Friday, March 13, 2020

22. The Wooden Horse by Eric Williams

Compare this to some of the covers below
I was led to understand that this was a real classic WWII POW escape book.  It's weird to me that it took me so long to find it and when I did (at Dark Carnival, of course) it was in a new large format reprint of not great quality.  The printing looked smudged and the cover was not of great quality.  Still, I appreciate Skyhorse Publishing for having reprinted it.  Seems a shame that a book like this would not still be on the shelves in most bookstores.

[Ah, just realized I had already read another book by Eric Williams, Dragoman and it led me to look for The Wooden Horse.]

It is written as fiction in third person, but is basically true.  The author and two others did actually escape from a POW camp by building a tunnel underneath a camp-made vaulting horse.  In the introduction, which I read after I completed the book, he explains how when he first published it right after the war, much of the info fell under the official secrets act, so he had to embellish it and change lots of details.  He since rewrote it several times until this 1978 edition which he says is mostly fact.

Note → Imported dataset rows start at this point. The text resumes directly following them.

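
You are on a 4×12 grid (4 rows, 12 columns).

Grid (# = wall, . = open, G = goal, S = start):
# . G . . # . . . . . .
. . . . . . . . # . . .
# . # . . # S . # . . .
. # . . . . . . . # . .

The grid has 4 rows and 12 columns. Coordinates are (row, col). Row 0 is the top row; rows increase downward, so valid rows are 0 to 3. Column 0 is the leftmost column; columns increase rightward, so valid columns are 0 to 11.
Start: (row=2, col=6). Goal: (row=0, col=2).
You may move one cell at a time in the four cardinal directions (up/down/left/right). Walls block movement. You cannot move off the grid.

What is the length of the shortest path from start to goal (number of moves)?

Answer: Shortest path length: 6

Derivation:
BFS from (row=2, col=6) until reaching (row=0, col=2):
  Distance 0: (row=2, col=6)
  Distance 1: (row=1, col=6), (row=2, col=7), (row=3, col=6)
  Distance 2: (row=0, col=6), (row=1, col=5), (row=1, col=7), (row=3, col=5), (row=3, col=7)
  Distance 3: (row=0, col=7), (row=1, col=4), (row=3, col=4), (row=3, col=8)
  Distance 4: (row=0, col=4), (row=0, col=8), (row=1, col=3), (row=2, col=4), (row=3, col=3)
  Distance 5: (row=0, col=3), (row=0, col=9), (row=1, col=2), (row=2, col=3), (row=3, col=2)
  Distance 6: (row=0, col=2), (row=0, col=10), (row=1, col=1), (row=1, col=9)  <- goal reached here
One shortest path (6 moves): (row=2, col=6) -> (row=1, col=6) -> (row=1, col=5) -> (row=1, col=4) -> (row=1, col=3) -> (row=1, col=2) -> (row=0, col=2)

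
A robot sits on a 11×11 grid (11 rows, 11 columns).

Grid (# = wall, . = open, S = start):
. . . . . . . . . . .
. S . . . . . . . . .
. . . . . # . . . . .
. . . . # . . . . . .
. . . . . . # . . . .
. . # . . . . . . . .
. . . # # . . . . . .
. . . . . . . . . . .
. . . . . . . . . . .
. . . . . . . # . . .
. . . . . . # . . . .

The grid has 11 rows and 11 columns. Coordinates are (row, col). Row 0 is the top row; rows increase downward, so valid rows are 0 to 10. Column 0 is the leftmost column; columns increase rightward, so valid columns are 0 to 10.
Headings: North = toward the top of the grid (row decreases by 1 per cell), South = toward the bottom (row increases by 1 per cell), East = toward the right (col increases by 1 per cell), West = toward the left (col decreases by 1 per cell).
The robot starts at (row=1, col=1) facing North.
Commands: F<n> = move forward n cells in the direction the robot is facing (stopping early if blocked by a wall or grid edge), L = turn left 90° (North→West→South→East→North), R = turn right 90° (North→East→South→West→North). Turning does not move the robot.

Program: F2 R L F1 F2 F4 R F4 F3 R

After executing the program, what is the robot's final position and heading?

Start: (row=1, col=1), facing North
  F2: move forward 1/2 (blocked), now at (row=0, col=1)
  R: turn right, now facing East
  L: turn left, now facing North
  F1: move forward 0/1 (blocked), now at (row=0, col=1)
  F2: move forward 0/2 (blocked), now at (row=0, col=1)
  F4: move forward 0/4 (blocked), now at (row=0, col=1)
  R: turn right, now facing East
  F4: move forward 4, now at (row=0, col=5)
  F3: move forward 3, now at (row=0, col=8)
  R: turn right, now facing South
Final: (row=0, col=8), facing South

Answer: Final position: (row=0, col=8), facing South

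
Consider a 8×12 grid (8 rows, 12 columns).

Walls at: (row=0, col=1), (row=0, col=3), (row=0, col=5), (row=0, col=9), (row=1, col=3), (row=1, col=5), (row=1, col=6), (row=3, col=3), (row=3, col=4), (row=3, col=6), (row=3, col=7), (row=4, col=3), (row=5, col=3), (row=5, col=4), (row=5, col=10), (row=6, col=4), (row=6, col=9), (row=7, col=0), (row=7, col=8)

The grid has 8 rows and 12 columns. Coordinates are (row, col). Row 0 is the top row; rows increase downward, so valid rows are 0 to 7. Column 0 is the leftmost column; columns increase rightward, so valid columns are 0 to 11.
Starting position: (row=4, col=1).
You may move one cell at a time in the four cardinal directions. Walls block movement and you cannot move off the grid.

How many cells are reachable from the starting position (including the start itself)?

Answer: Reachable cells: 77

Derivation:
BFS flood-fill from (row=4, col=1):
  Distance 0: (row=4, col=1)
  Distance 1: (row=3, col=1), (row=4, col=0), (row=4, col=2), (row=5, col=1)
  Distance 2: (row=2, col=1), (row=3, col=0), (row=3, col=2), (row=5, col=0), (row=5, col=2), (row=6, col=1)
  Distance 3: (row=1, col=1), (row=2, col=0), (row=2, col=2), (row=6, col=0), (row=6, col=2), (row=7, col=1)
  Distance 4: (row=1, col=0), (row=1, col=2), (row=2, col=3), (row=6, col=3), (row=7, col=2)
  Distance 5: (row=0, col=0), (row=0, col=2), (row=2, col=4), (row=7, col=3)
  Distance 6: (row=1, col=4), (row=2, col=5), (row=7, col=4)
  Distance 7: (row=0, col=4), (row=2, col=6), (row=3, col=5), (row=7, col=5)
  Distance 8: (row=2, col=7), (row=4, col=5), (row=6, col=5), (row=7, col=6)
  Distance 9: (row=1, col=7), (row=2, col=8), (row=4, col=4), (row=4, col=6), (row=5, col=5), (row=6, col=6), (row=7, col=7)
  Distance 10: (row=0, col=7), (row=1, col=8), (row=2, col=9), (row=3, col=8), (row=4, col=7), (row=5, col=6), (row=6, col=7)
  Distance 11: (row=0, col=6), (row=0, col=8), (row=1, col=9), (row=2, col=10), (row=3, col=9), (row=4, col=8), (row=5, col=7), (row=6, col=8)
  Distance 12: (row=1, col=10), (row=2, col=11), (row=3, col=10), (row=4, col=9), (row=5, col=8)
  Distance 13: (row=0, col=10), (row=1, col=11), (row=3, col=11), (row=4, col=10), (row=5, col=9)
  Distance 14: (row=0, col=11), (row=4, col=11)
  Distance 15: (row=5, col=11)
  Distance 16: (row=6, col=11)
  Distance 17: (row=6, col=10), (row=7, col=11)
  Distance 18: (row=7, col=10)
  Distance 19: (row=7, col=9)
Total reachable: 77 (grid has 77 open cells total)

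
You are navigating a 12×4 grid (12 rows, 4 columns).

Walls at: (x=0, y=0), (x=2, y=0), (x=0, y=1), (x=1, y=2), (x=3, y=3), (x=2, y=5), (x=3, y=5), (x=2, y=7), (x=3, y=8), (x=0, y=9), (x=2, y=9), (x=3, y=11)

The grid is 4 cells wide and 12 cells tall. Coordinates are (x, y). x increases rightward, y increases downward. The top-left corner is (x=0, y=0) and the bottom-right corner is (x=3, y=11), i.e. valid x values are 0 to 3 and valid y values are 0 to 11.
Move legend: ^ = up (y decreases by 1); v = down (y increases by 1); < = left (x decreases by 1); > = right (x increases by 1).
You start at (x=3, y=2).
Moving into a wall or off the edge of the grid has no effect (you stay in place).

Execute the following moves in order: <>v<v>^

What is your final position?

Start: (x=3, y=2)
  < (left): (x=3, y=2) -> (x=2, y=2)
  > (right): (x=2, y=2) -> (x=3, y=2)
  v (down): blocked, stay at (x=3, y=2)
  < (left): (x=3, y=2) -> (x=2, y=2)
  v (down): (x=2, y=2) -> (x=2, y=3)
  > (right): blocked, stay at (x=2, y=3)
  ^ (up): (x=2, y=3) -> (x=2, y=2)
Final: (x=2, y=2)

Answer: Final position: (x=2, y=2)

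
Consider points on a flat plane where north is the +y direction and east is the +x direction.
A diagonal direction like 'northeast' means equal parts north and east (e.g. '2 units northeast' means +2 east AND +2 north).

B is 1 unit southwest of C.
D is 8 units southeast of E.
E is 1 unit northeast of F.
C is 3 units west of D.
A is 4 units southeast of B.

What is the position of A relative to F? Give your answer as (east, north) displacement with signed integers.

Place F at the origin (east=0, north=0).
  E is 1 unit northeast of F: delta (east=+1, north=+1); E at (east=1, north=1).
  D is 8 units southeast of E: delta (east=+8, north=-8); D at (east=9, north=-7).
  C is 3 units west of D: delta (east=-3, north=+0); C at (east=6, north=-7).
  B is 1 unit southwest of C: delta (east=-1, north=-1); B at (east=5, north=-8).
  A is 4 units southeast of B: delta (east=+4, north=-4); A at (east=9, north=-12).
Therefore A relative to F: (east=9, north=-12).

Answer: A is at (east=9, north=-12) relative to F.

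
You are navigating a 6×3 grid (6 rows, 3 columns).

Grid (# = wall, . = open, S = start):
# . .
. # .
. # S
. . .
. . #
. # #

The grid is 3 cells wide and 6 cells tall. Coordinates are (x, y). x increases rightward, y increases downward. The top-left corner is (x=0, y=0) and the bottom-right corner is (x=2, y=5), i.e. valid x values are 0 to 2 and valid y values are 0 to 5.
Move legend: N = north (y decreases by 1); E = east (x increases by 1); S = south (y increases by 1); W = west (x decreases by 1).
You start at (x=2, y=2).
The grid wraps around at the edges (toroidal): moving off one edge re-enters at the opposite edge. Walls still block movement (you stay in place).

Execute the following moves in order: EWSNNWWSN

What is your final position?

Answer: Final position: (x=2, y=1)

Derivation:
Start: (x=2, y=2)
  E (east): (x=2, y=2) -> (x=0, y=2)
  W (west): (x=0, y=2) -> (x=2, y=2)
  S (south): (x=2, y=2) -> (x=2, y=3)
  N (north): (x=2, y=3) -> (x=2, y=2)
  N (north): (x=2, y=2) -> (x=2, y=1)
  W (west): blocked, stay at (x=2, y=1)
  W (west): blocked, stay at (x=2, y=1)
  S (south): (x=2, y=1) -> (x=2, y=2)
  N (north): (x=2, y=2) -> (x=2, y=1)
Final: (x=2, y=1)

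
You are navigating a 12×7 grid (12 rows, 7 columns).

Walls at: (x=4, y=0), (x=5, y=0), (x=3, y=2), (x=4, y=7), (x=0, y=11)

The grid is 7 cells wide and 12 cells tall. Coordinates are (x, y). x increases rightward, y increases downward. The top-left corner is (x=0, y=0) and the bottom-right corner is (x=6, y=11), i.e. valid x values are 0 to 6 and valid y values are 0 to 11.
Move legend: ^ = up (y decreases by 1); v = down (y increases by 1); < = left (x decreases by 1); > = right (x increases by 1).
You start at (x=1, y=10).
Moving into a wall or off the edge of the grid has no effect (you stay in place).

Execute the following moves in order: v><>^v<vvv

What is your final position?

Start: (x=1, y=10)
  v (down): (x=1, y=10) -> (x=1, y=11)
  > (right): (x=1, y=11) -> (x=2, y=11)
  < (left): (x=2, y=11) -> (x=1, y=11)
  > (right): (x=1, y=11) -> (x=2, y=11)
  ^ (up): (x=2, y=11) -> (x=2, y=10)
  v (down): (x=2, y=10) -> (x=2, y=11)
  < (left): (x=2, y=11) -> (x=1, y=11)
  [×3]v (down): blocked, stay at (x=1, y=11)
Final: (x=1, y=11)

Answer: Final position: (x=1, y=11)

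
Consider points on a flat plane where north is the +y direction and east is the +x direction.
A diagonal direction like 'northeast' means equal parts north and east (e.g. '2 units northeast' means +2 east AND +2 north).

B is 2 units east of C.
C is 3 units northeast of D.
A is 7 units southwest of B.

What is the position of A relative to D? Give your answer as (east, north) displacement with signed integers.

Answer: A is at (east=-2, north=-4) relative to D.

Derivation:
Place D at the origin (east=0, north=0).
  C is 3 units northeast of D: delta (east=+3, north=+3); C at (east=3, north=3).
  B is 2 units east of C: delta (east=+2, north=+0); B at (east=5, north=3).
  A is 7 units southwest of B: delta (east=-7, north=-7); A at (east=-2, north=-4).
Therefore A relative to D: (east=-2, north=-4).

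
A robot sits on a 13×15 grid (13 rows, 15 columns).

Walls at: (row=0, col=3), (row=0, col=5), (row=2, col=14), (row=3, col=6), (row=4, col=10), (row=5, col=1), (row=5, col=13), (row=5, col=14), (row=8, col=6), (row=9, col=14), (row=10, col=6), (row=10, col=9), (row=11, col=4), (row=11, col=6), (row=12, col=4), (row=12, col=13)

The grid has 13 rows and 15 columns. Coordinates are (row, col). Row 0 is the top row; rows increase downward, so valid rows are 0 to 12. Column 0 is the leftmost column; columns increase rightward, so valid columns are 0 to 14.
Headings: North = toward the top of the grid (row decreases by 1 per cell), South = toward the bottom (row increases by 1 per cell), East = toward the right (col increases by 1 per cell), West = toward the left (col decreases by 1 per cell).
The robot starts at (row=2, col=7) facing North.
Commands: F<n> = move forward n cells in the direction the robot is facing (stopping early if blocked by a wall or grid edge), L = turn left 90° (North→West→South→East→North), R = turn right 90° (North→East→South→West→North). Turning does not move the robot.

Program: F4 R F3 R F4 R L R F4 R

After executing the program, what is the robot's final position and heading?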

It is a really tense book.  The first half is all about them digging the tunnel.  I am kind of claustrophobic.  I don't know if I were in their situation, maybe I would be desperate enough to squeeze into a 100-metre tunnel of sand that was barely wider than my own body, with oxygen constantly running out, the walls and ceiling crumbling, sand everywhere.  I actually had to keep putting it down because it was stressing me out too much to read.

Later, when their tunnel succeeds and they are on the run in Germany, it is also extremely tense, but in a different way.  Posing as French foreign workers, neither of them speak German.  They have forged papers, limited maps and outdated railroad schedules.  They don't know how to act.  And they can trust nobody.  It's nerve-wracking.  Also, really interesting to see war-time Germany from the inside through the eyes of outsiders.

It's a great book and I am glad I read it on the day that schools were announced to be closed for two weeks and people are making runs on toilet paper in the supermarket to combat Covid-19.  The privations of the POW camp (which you read in his intro were actually much worse for their guards thanks to the Red Cross packages the prisoners received) put into perspective the anxiety about not being able to wipe your ass with 2-ply quilted Charmin.

1 comment:

Budwhite said...

Thanks for the excellent blog. The wooden horse got a movie adaptation (1950) by Jack Lee (not Jack Lee Thompson). Good movie.